McKenna was particularly incensed by the Australian media's relentless obsession with finding a scoop whilst showing apparent indifference over his health.
“I was the first AFL player to get Covid and it was a disease that was killing people all over the world at that time,” he said.
“It sort of felt like the media just didn’t really care that I could’ve died for all I knew, and all they cared about was the competition.
“Not that it made much of a difference, I was probably going home anyway. But it just didn’t make me very fond of the media in Australia.”
After trying his luck as a jockey on his dad's horses and selling cameras back home, McKenna knuckled down to help Tyrone with their fourth Sam Macguire.
“My mum grew up loving Gaelic football. So for her to see someone up there win the Sam Maguire (Cup) was unbelievable,” he said.
"It’s probably bigger for the family because it would mean more to them than to me.

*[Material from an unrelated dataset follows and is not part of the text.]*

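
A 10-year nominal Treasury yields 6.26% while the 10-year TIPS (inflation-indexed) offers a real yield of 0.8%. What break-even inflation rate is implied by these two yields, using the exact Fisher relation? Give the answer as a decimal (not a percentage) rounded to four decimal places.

(1 + π) = (1 + i)/(1 + r) = 1.06260 / 1.00800 = 1.054167
Break-even inflation = 1.054167 − 1 → 0.0542.

0.0542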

“We were lucky enough to be good enough and won it in 2021 and the whole community gets behind you, which is really amazing.
"It gives everyone a big boost.
“So, after that I was happy enough to come back here and give this a crack.
"It definitely made a difference, but I probably would’ve come back anyway I’d say.
“But once I won that I certainly knew I was going to come back at some point.”
A career as a horse trainer beckons for McKenna post-football. He often spends early mornings with respected Australian trainer Robert Heathcote at Eagle Farm where the trackwork reminds him of home.
“I’d like to be involved with horses in some way. I just need to find a way I can make money out of it,” he said.
“I’d ideally love to train race horses. If I could pick a job it would be to train race horses.”
McKenna has never forgotten the unexpected telephone call from Tadhg Kennelly that changed his life during his school days in Tyrone when AFL recruiters were confident that they had spotted a future star in the making.
“He said there was a bit of interest in you,” McKenna recalled.
“Because over there in Ireland people will be watching you when you don’t really know.
“When I heard it was professional football and you get paid for it, I said I definitely wanted to give it a go.
McKenna’s parents flew to Australia to watch the Lions preliminary final victory over Carlton last week.
They will take their seats at the Grand Final alongside brother Ryan who is scheduled to jet into Melbourne on Friday
“The reason I came back is to try and win a premiership,” McKenna said.
“It would be unbelievable, I think Tadhg Kennelly is the only player to have an AFL premiership and an All-Ireland Sam Maguire.
“That’s the goal, so hopefully we can get it done.”